Description
As summer arrives and the evenings get lighter, we look at three poets exploring ideas of fracturing, mirroring, reflecting and refracting. Zakia Carpenter-Hall, Will Harris and Emma Jeremy will be sharing their work at Bring Down the Haus, our monthly evening of celebrating poetry.
Zakia Carpenter-Hall is an American writer, tutor and critic living in the UK who enjoys working at the intersections of subject matter and artistic mediums. Both her poetry and reviews have been published in each of the following, sometimes in the same issue: Poetry Wales, The Poetry Review, Wild Court and Magma. Her reviews have also appeared in Poetry London and on the Poetry School’s website. Human Ecologies (2021) is her ecopoetry film commissioned by The Scottish Poetry Library in partnership with Africa in Motion (AiM) Film Festival and Obsidian Foundation. She was the editorial intern for Magma 82 Obsidian, a former Poetry London mentee, Jerwood Bursary Recipient and London Library Emerging Writer. In addition to having tutored at the Poetry School, she has also taught courses at Kingston University in London and Royal Holloway University of London.
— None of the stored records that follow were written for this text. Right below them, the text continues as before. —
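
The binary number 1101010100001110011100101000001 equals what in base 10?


1101010100001110011100101000001 in decimal = 1787246913

1787246913


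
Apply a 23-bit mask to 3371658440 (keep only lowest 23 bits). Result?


3371658440 & 8388607 = 7826632

7826632


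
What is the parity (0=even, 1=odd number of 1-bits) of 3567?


0b110111101111 has 10 ones => parity 0

0


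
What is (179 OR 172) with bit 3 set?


Step 1: 179 | 172 = 191
Step 2: 191 | (1 << 3) = 191 | 8 = 191

191


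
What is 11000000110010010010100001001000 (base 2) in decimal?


11000000110010010010100001001000 in decimal = 3234408520

3234408520


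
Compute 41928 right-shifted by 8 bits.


0b1010001111001000 >> 8 = 0b10100011 = 163

163


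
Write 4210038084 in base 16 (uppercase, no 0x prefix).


4210038084 = FAF01544 hex

FAF01544


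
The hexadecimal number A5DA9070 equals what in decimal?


A5DA9070 hex = 2782564464 decimal

2782564464


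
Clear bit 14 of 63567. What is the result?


63567 & ~(1 << 14) = 47183

47183


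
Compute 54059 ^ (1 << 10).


54059 ^ (1 << 10) = 54059 ^ 1024 = 55083

55083


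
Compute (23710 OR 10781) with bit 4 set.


Step 1: 23710 | 10781 = 32415
Step 2: 32415 | (1 << 4) = 32415 | 16 = 32415

32415


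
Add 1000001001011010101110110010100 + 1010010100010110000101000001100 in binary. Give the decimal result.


1000001001011010101110110010100 + 1010010100010110000101000001100 = 10010011101110000110011110100000 = 2478335904

2478335904


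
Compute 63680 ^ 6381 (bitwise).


0b1111100011000000 ^ 0b1100011101101 = 0b1110000000101101 = 57389

57389


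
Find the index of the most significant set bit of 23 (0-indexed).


0b10111. Highest set bit at position 4

4


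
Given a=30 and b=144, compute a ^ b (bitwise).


30 ^ 144 = 142

142


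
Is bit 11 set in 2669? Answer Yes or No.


0b101001101101, bit 11 = 1. Yes

Yes


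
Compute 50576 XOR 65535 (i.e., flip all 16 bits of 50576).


50576 ^ 65535 = 14959

14959


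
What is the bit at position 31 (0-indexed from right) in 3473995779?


0b11001111000100001111100000000011, position 31 = 1

1


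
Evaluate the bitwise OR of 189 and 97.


0b10111101 | 0b1100001 = 0b11111101 = 253

253


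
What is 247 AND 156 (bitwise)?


0b11110111 & 0b10011100 = 0b10010100 = 148

148


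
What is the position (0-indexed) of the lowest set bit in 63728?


0b1111100011110000. Lowest set bit at position 4

4


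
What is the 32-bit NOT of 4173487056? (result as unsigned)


~0b11111000110000100101101111010000 = 0b111001111011010010000101111 = 121480239 (32-bit unsigned)

121480239


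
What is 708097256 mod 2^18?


708097256 & 262143 = 46312

46312


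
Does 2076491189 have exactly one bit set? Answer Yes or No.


0b1111011110001001011110110110101. Multiple bits set => No

No


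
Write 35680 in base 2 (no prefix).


35680 = 1000101101100000 in binary

1000101101100000


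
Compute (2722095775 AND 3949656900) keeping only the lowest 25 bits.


Step 1: 2722095775 & 3949656900 = 2720719364
Step 2: 2720719364 & 33554431 = 2810372

2810372


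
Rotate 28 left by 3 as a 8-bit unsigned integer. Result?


Rotate 0b11100 left by 3 (8-bit) = 0b11100000 = 224

224


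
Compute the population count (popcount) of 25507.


0b110001110100011 has 8 set bits

8


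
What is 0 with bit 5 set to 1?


0 | (1 << 5) = 0 | 32 = 32

32


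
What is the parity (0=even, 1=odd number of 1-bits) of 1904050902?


0b1110001011111011000001011010110 has 17 ones => parity 1

1


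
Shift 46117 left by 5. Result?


0b1011010000100101 << 5 = 0b101101000010010100000 = 1475744

1475744


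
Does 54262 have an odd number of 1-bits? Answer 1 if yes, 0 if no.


0b1101001111110110 has 11 ones => parity 1

1


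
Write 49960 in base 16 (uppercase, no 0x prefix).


49960 = C328 hex

C328


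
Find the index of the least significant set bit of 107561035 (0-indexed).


0b110011010010100000001001011. Lowest set bit at position 0

0


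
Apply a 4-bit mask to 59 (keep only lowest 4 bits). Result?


59 & 15 = 11

11


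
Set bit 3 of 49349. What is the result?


49349 | (1 << 3) = 49349 | 8 = 49357

49357


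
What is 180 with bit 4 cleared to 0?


180 & ~(1 << 4) = 164

164


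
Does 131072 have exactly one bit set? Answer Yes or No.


0b100000000000000000. Only one bit set => Yes

Yes


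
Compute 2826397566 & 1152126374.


0b10101000011101110110011101111110 & 0b1000100101011000000110110100110 = 0b1001000000010100100110 = 2360614

2360614


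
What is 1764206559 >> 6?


0b1101001001001111010011111011111 >> 6 = 0b1101001001001111010011111 = 27565727

27565727


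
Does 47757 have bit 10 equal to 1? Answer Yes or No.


0b1011101010001101, bit 10 = 0. No

No


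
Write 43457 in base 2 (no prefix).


43457 = 1010100111000001 in binary

1010100111000001


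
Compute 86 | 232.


0b1010110 | 0b11101000 = 0b11111110 = 254

254


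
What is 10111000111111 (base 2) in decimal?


10111000111111 in decimal = 11839

11839


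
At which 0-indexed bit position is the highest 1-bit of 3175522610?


0b10111101010001101010000100110010. Highest set bit at position 31

31


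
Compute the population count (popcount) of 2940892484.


0b10101111010010100111010101000100 has 16 set bits

16


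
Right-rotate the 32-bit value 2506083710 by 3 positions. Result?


Rotate 0b10010101010111111100110101111110 right by 3 (32-bit) = 0b11010010101010111111100110101111 = 3534485935

3534485935


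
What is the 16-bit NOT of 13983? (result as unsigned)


~0b11011010011111 = 0b1100100101100000 = 51552 (16-bit unsigned)

51552


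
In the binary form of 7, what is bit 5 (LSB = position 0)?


0b111, position 5 = 0

0


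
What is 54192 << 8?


0b1101001110110000 << 8 = 0b110100111011000000000000 = 13873152

13873152


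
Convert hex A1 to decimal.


A1 hex = 161 decimal

161


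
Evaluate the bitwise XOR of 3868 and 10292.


0b111100011100 ^ 0b10100000110100 = 0b10011100101000 = 10024

10024


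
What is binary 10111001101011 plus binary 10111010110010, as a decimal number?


10111001101011 + 10111010110010 = 101110100011101 = 23837

23837


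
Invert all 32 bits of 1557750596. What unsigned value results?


1557750596 ^ 4294967295 = 2737216699

2737216699


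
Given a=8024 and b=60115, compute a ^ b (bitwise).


8024 ^ 60115 = 62859

62859


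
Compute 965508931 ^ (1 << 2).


965508931 ^ (1 << 2) = 965508931 ^ 4 = 965508935

965508935


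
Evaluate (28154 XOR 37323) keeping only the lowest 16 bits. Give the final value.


Step 1: 28154 ^ 37323 = 64561
Step 2: 64561 & 65535 = 64561

64561


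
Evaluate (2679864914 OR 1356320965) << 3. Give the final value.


Step 1: 2679864914 | 1356320965 = 3758096087
Step 2: 3758096087 << 3 = 30064768696

30064768696


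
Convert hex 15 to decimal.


15 hex = 21 decimal

21


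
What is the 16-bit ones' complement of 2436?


2436 ^ 65535 = 63099

63099


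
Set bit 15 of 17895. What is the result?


17895 | (1 << 15) = 17895 | 32768 = 50663

50663


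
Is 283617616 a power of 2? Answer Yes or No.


0b10000111001111010100101010000. Multiple bits set => No

No


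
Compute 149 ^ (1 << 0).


149 ^ (1 << 0) = 149 ^ 1 = 148

148


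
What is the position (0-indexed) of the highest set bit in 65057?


0b1111111000100001. Highest set bit at position 15

15


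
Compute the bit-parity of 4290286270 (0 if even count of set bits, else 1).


0b11111111101110001001001010111110 has 21 ones => parity 1

1


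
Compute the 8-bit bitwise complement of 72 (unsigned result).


~0b1001000 = 0b10110111 = 183 (8-bit unsigned)

183


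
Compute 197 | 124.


0b11000101 | 0b1111100 = 0b11111101 = 253

253


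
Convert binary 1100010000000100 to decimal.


1100010000000100 in decimal = 50180

50180


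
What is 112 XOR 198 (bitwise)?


0b1110000 ^ 0b11000110 = 0b10110110 = 182

182


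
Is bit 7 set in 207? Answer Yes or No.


0b11001111, bit 7 = 1. Yes

Yes


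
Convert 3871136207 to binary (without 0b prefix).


3871136207 = 11100110101111001101100111001111 in binary

11100110101111001101100111001111


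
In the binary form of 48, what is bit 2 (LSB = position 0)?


0b110000, position 2 = 0

0


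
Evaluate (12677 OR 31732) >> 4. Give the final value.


Step 1: 12677 | 31732 = 31733
Step 2: 31733 >> 4 = 1983

1983


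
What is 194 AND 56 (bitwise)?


0b11000010 & 0b111000 = 0b0 = 0

0


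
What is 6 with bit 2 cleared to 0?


6 & ~(1 << 2) = 2

2


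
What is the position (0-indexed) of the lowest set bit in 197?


0b11000101. Lowest set bit at position 0

0


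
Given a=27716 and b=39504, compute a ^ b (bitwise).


27716 ^ 39504 = 62996

62996


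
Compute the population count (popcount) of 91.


0b1011011 has 5 set bits

5


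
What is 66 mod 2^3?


66 & 7 = 2

2


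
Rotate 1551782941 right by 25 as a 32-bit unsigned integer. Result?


Rotate 0b1011100011111100101010000011101 right by 25 (32-bit) = 0b111111001010100000111010101110 = 1059720878

1059720878


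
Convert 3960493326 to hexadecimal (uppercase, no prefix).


3960493326 = EC10550E hex

EC10550E


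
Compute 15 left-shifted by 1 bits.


0b1111 << 1 = 0b11110 = 30

30


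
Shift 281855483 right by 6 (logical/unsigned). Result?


0b10000110011001100010111111011 >> 6 = 0b10000110011001100010111 = 4403991

4403991


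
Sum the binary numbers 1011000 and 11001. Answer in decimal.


1011000 + 11001 = 1110001 = 113

113


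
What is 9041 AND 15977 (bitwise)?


0b10001101010001 & 0b11111001101001 = 0b10001001000001 = 8769

8769


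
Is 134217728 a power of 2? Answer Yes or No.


0b1000000000000000000000000000. Only one bit set => Yes

Yes


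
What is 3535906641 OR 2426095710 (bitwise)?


0b11010010110000011010011101010001 | 0b10010000100110110100100001011110 = 0b11010010110110111110111101011111 = 3537629023

3537629023


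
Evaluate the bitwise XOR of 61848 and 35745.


0b1111000110011000 ^ 0b1000101110100001 = 0b111101000111001 = 31289

31289


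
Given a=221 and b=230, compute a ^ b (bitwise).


221 ^ 230 = 59

59


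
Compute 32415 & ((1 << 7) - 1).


32415 & 127 = 31

31


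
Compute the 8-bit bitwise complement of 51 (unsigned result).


~0b110011 = 0b11001100 = 204 (8-bit unsigned)

204


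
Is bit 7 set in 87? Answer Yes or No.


0b1010111, bit 7 = 0. No

No


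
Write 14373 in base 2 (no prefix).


14373 = 11100000100101 in binary

11100000100101


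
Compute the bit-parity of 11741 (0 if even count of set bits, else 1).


0b10110111011101 has 10 ones => parity 0

0


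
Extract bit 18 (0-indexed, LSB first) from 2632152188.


0b10011100111000110111010001111100, position 18 = 0

0


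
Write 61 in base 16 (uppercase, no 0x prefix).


61 = 3D hex

3D


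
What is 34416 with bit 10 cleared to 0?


34416 & ~(1 << 10) = 33392

33392


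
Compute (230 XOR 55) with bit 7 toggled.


Step 1: 230 ^ 55 = 209
Step 2: 209 ^ (1 << 7) = 209 ^ 128 = 81

81


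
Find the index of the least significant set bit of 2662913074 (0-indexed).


0b10011110101110001101010000110010. Lowest set bit at position 1

1


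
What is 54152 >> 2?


0b1101001110001000 >> 2 = 0b11010011100010 = 13538

13538


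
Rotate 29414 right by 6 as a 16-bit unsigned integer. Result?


Rotate 0b111001011100110 right by 6 (16-bit) = 0b1001100111001011 = 39371

39371


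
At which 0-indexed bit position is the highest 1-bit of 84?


0b1010100. Highest set bit at position 6

6


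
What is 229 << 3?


0b11100101 << 3 = 0b11100101000 = 1832

1832


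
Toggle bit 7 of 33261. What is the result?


33261 ^ (1 << 7) = 33261 ^ 128 = 33133

33133


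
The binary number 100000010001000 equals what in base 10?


100000010001000 in decimal = 16520

16520


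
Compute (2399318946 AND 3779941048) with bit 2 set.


Step 1: 2399318946 & 3779941048 = 2164265632
Step 2: 2164265632 | (1 << 2) = 2164265632 | 4 = 2164265636

2164265636


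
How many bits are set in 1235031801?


0b1001001100111010001011011111001 has 17 set bits

17


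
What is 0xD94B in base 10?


D94B hex = 55627 decimal

55627


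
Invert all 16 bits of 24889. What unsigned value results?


24889 ^ 65535 = 40646

40646


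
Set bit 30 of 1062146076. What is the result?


1062146076 | (1 << 30) = 1062146076 | 1073741824 = 2135887900

2135887900


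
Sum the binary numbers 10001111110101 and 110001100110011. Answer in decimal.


10001111110101 + 110001100110011 = 1000011100101000 = 34600

34600


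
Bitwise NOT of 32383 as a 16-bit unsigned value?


~0b111111001111111 = 0b1000000110000000 = 33152 (16-bit unsigned)

33152


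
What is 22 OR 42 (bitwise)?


0b10110 | 0b101010 = 0b111110 = 62

62


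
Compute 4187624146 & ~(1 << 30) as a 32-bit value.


4187624146 & ~(1 << 30) = 3113882322

3113882322


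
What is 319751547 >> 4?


0b10011000011110000010101111011 >> 4 = 0b1001100001111000001010111 = 19984471

19984471


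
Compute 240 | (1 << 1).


240 | (1 << 1) = 240 | 2 = 242

242


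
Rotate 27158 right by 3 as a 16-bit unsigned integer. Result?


Rotate 0b110101000010110 right by 3 (16-bit) = 0b1100110101000010 = 52546

52546


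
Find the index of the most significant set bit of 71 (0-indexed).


0b1000111. Highest set bit at position 6

6


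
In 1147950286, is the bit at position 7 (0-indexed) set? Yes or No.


0b1000100011011000101010011001110, bit 7 = 1. Yes

Yes


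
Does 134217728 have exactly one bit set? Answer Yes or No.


0b1000000000000000000000000000. Only one bit set => Yes

Yes


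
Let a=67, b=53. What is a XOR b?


67 ^ 53 = 118

118


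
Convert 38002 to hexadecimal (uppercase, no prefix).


38002 = 9472 hex

9472


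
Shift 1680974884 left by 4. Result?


0b1100100001100011010010000100100 << 4 = 0b11001000011000110100100001001000000 = 26895598144

26895598144


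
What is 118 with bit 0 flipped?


118 ^ (1 << 0) = 118 ^ 1 = 119

119


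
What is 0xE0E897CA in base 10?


E0E897CA hex = 3773339594 decimal

3773339594


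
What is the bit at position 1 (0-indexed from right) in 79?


0b1001111, position 1 = 1

1


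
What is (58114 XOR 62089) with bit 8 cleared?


Step 1: 58114 ^ 62089 = 4491
Step 2: 4491 & ~(1 << 8) = 4235

4235


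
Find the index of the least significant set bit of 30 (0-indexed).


0b11110. Lowest set bit at position 1

1


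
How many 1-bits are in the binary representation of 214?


0b11010110 has 5 set bits

5


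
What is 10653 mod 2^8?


10653 & 255 = 157

157


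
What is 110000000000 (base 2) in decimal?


110000000000 in decimal = 3072

3072


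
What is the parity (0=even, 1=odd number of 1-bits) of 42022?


0b1010010000100110 has 6 ones => parity 0

0


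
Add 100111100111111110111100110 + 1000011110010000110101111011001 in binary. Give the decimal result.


100111100111111110111100110 + 1000011110010000110101111011001 = 1001000101111000110100110111111 = 1220307391

1220307391


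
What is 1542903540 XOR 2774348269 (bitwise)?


0b1011011111101101101011011110100 ^ 0b10100101010111010011000111101101 = 0b11111110101010111110011100011001 = 4272678681

4272678681


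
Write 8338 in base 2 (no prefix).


8338 = 10000010010010 in binary

10000010010010


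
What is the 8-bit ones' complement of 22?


22 ^ 255 = 233

233


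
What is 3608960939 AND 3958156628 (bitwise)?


0b11010111000111000101111110101011 & 0b11101011111011001010110101010100 = 0b11000011000011000000110100000000 = 3272346880

3272346880


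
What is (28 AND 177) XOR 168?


Step 1: 28 & 177 = 16
Step 2: 16 ^ 168 = 184

184


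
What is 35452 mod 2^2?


35452 & 3 = 0

0


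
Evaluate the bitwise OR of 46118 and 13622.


0b1011010000100110 | 0b11010100110110 = 0b1011010100110110 = 46390

46390


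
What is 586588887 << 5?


0b100010111101101010001011010111 << 5 = 0b10001011110110101000101101011100000 = 18770844384

18770844384


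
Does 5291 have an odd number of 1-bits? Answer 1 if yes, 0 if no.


0b1010010101011 has 7 ones => parity 1

1


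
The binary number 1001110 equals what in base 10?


1001110 in decimal = 78

78


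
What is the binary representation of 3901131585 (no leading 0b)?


3901131585 = 11101000100001101000101101000001 in binary

11101000100001101000101101000001


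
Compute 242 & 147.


0b11110010 & 0b10010011 = 0b10010010 = 146

146


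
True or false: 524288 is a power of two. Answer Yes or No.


0b10000000000000000000. Only one bit set => Yes

Yes


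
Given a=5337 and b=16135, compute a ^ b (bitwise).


5337 ^ 16135 = 11230

11230


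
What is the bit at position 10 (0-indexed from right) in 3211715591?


0b10111111011011101110010000000111, position 10 = 1

1


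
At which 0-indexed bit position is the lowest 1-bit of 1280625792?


0b1001100010101001100110010000000. Lowest set bit at position 7

7


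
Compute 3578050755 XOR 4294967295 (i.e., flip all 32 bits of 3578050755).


3578050755 ^ 4294967295 = 716916540

716916540


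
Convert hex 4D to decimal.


4D hex = 77 decimal

77


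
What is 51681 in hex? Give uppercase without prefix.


51681 = C9E1 hex

C9E1


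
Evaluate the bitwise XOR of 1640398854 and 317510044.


0b1100001110001101000000000000110 ^ 0b10010111011001101000110011100 = 0b1110011001010100101000110011010 = 1932153242

1932153242


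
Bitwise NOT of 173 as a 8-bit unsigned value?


~0b10101101 = 0b1010010 = 82 (8-bit unsigned)

82


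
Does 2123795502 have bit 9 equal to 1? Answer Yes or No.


0b1111110100101101000110000101110, bit 9 = 0. No

No


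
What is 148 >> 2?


0b10010100 >> 2 = 0b100101 = 37

37


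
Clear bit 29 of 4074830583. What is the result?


4074830583 & ~(1 << 29) = 3537959671

3537959671


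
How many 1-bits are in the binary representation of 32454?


0b111111011000110 has 10 set bits

10


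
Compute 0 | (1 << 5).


0 | (1 << 5) = 0 | 32 = 32

32


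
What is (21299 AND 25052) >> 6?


Step 1: 21299 & 25052 = 16656
Step 2: 16656 >> 6 = 260

260


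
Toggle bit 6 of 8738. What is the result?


8738 ^ (1 << 6) = 8738 ^ 64 = 8802

8802


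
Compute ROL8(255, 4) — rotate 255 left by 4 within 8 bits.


Rotate 0b11111111 left by 4 (8-bit) = 0b11111111 = 255

255


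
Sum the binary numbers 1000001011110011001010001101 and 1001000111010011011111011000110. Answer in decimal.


1000001011110011001010001101 + 1001000111010011011111011000110 = 1010001000110001111000101010011 = 1360589139

1360589139


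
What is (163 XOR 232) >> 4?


Step 1: 163 ^ 232 = 75
Step 2: 75 >> 4 = 4

4


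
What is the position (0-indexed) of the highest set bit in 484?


0b111100100. Highest set bit at position 8

8


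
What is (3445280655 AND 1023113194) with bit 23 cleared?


Step 1: 3445280655 & 1023113194 = 207243146
Step 2: 207243146 & ~(1 << 23) = 207243146

207243146


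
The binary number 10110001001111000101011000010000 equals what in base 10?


10110001001111000101011000010000 in decimal = 2973521424

2973521424


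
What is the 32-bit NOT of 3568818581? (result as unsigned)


~0b11010100101101111101100110010101 = 0b101011010010000010011001101010 = 726148714 (32-bit unsigned)

726148714


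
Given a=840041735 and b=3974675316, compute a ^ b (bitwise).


840041735 ^ 3974675316 = 3740974707

3740974707


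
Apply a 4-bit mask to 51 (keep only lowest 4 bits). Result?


51 & 15 = 3

3


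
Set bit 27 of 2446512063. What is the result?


2446512063 | (1 << 27) = 2446512063 | 134217728 = 2580729791

2580729791


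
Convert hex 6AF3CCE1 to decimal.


6AF3CCE1 hex = 1794362593 decimal

1794362593


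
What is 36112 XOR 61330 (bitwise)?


0b1000110100010000 ^ 0b1110111110010010 = 0b110001010000010 = 25218

25218


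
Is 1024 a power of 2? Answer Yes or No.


0b10000000000. Only one bit set => Yes

Yes


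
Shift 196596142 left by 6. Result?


0b1011101101111101000110101110 << 6 = 0b1011101101111101000110101110000000 = 12582153088

12582153088


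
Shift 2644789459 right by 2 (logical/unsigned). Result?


0b10011101101001000100100011010011 >> 2 = 0b100111011010010001001000110100 = 661197364

661197364


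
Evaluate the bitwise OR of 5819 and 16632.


0b1011010111011 | 0b100000011111000 = 0b101011011111011 = 22267

22267


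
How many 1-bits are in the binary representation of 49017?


0b1011111101111001 has 12 set bits

12


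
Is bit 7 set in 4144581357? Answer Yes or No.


0b11110111000010010100101011101101, bit 7 = 1. Yes

Yes


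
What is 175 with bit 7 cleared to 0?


175 & ~(1 << 7) = 47

47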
Will Harris is a London-based writer. His debut poetry book, RENDANG, won the Forward Prize for Best First Collection and was shortlisted for the T.S. Eliot Prize. His poems and essays have appeared in the New Republic, Poets & Writers, SPAM, the TLS, and Granta. He co-leads the Southbank Poetry Collective with Vanessa Kisuule, and works in extra care homes in Tower Hamlets as an activity worker. He is a visiting poetry fellow at UEA developing a new community-led archive of four poets’ work.
Emma Jeremy is a British poet, born in Bristol. She is the author of Safety Behaviour (Smith|Doorstop, 2019) and a former winner of the New Poets Prize. Her poems have featured in publications such as Poetry London, Poetry Review and Magma. sad thing angry is her debut collection.
We hope you’ll join us for an evening in celebration of the luminous, the divided, the broken and the bright.
Tickets are £5, including a glass of wine or a soft drink.